ABHA, 12 March 2006 — Fifteen-year-old Husam lives in a small town in Saudi Arabia. While on his midterm vacation in Jeddah he visited a relative who is deeply involved in extremism.
While surfing the Internet during his stay, Husam asked his relative to help him find websites on the war in Iraq that showed extremists torturing and assassinating foreigners in horrific ways.
Instead of suggesting a website, Husam’s relative gave him a CD which the young lad watched with great enthusiasm and absorption. When he returned home, he was full of enthusiasm for what he had seen and spoke constantly about his desire to join a jihadi group in Iraq.
What happened to Husam is happening to thousands of young males, and the problem is hidden from the view of society.
Since the early 1970s, it has been common for young men to watch and collect jihad videos. When the Soviet Union initiated the war on Afghanistan, technology was at the stage of used videotapes and brochures instead. Now compact discs and the Internet are the tools to watch and download video clips for distribution through wireless communications.
The technology has changed right along with political circumstances, and both have had an effect on the way people learn about terrorism, suicide and extremism.
They believe that what is happening in the world today for the young generation is just an extension of the 1980s. However, they also believe that it is possible to change some young people’s obsession with terror groups and the ideas of jihad, Islam and the rewards of heaven.
The Interior Ministry released a list of 36 most-wanted men under the age of 25, suspected terrorists of the so-called global jihad against the West; maybe this is the evidence of how easily young males get affected with such thoughts.
Turki Al-Hamad, a doctor in political science and a Saudi writer, objects to associating terror groups with jihad. He said that this term gave them the legal right to practice their ideas when everything they are doing is against law and religion. He suggests a better term: Criminals.
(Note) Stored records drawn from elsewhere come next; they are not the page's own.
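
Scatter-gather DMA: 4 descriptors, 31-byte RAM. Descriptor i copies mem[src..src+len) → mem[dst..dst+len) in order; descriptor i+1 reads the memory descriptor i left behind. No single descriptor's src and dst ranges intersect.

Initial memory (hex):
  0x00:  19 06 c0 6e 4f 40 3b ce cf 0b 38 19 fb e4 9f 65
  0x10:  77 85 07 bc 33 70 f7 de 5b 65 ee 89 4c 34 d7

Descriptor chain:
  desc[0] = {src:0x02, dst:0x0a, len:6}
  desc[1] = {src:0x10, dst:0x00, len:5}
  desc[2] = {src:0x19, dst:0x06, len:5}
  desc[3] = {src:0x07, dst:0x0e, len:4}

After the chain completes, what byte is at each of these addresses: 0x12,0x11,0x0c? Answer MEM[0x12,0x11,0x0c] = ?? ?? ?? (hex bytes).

MEM[0x12,0x11,0x0c] = 07 34 4f

  after D0: wrote 6B at 0x0a = c06e4f403bce
  after D1: wrote 5B at 0x00 = 778507bc33
  after D2: wrote 5B at 0x06 = 65ee894c34
  after D3: wrote 4B at 0x0e = ee894c34
query mem[0x12]=0x07, mem[0x11]=0x34, mem[0x0c]=0x4f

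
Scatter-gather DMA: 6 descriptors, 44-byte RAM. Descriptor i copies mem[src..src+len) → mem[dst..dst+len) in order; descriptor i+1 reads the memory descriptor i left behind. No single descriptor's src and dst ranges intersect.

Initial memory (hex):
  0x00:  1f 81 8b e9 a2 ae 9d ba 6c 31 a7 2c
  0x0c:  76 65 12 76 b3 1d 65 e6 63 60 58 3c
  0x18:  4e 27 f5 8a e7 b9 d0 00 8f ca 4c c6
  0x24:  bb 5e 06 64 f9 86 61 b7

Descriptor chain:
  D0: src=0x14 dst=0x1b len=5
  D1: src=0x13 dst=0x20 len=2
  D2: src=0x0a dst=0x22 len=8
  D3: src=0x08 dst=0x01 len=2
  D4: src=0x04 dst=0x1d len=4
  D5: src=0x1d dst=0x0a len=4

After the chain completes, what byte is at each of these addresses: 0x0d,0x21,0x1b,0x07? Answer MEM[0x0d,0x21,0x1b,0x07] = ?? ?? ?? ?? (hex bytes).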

The problem, he said, was not with the young but in those encouraging them to embrace murderous ideologies. He said that there were certain extremists and terrorists leading this young generation who are playing with the lives of every individual.
“You know that young people, especially teenagers, tend to be enthusiastic searching for ideas. Their hollow minds and lack of religion push them toward terrorism,” said Al-Hamad.
Where, he asked, did this hollowness come from? “During the 1970s and up until now,” he said, “the idea of focusing on Islam, Islamic speeches and rejecting contradictory beliefs left the young generation closed-minded with no inclination to accept and understand.”
Al-Hamad recalled his youth in the late 1960s and early 1970s saying that he was zealous himself and entertained many beliefs. He said that young men were hasty by nature. Zeal is good as long as it was associated with optimism and the realistic facts of life. He compared how things used to be in the 1970s and in the 1980s when what was known as the “Islamic Awakening” started.
Al-Hamad said he felt that it should have been called the “heedless era” because we could see clearly the awful results now. What, he asked, came after destruction? “Nothing because they are brainwashed and they don’t know any better,” he said.
Al-Hamad felt we should start by giving the young a variety of options, which would eventually give them hope.
“I noticed that many young Saudis have lost their hope in the future,” he said.
He thought this could be changed by helping them develop a sense of belief that the future is going to be better once they dedicated themselves to making a good living and freeing their minds from negative attitudes.
The Saudi writer, Muhammad Zaed Al-Almaay, believes that new generations with this mentality is not a transient phenomenon.
“The disease might be contagious to our children and relatives so we must find a solution,” said Al-Almaay. Finding it would not be easy and would take many years of struggle.
“We created a miserable and depressed generation and they need to reform themselves,” he said.
Ibrahim Mubarak, a sociology professor at Imam Muhammad ibn Saud University in Riyadh, said that not everything the media shows is appropriate for family viewing. Television and satellites show many scenes, news items and movies that children must never see at a tender age. When they do accidentally see something, parents must intervene and explain what is true and what is false. They must clarify the real picture behind the square screen and the real motives that drove others to produce them.
Ibrahim Al-Juwair, a sociologist, noted that mass media competes in selling news in different ways to the audience neglecting the impact it might have on different individuals. He felt that there should be a message contained in the broadcasts and that they should not be driven to publish anything without any consideration. When the audience gets the wrong message, it harms them as well as their society.
Sociologists conducted a study on the hours children spent watching television compared with the number of hours they spent in school. The time a child spent in front of the TV screen is double the hours spent in school during his school years. Al-Juwair said he considered this to be a dangerous phenomenon that must be drawn to the attention of educators and media people to prevent worse disasters from happening. He emphasized the importance of instruction in schools to enlighten children and parents about the huge influence of TV on children and adults.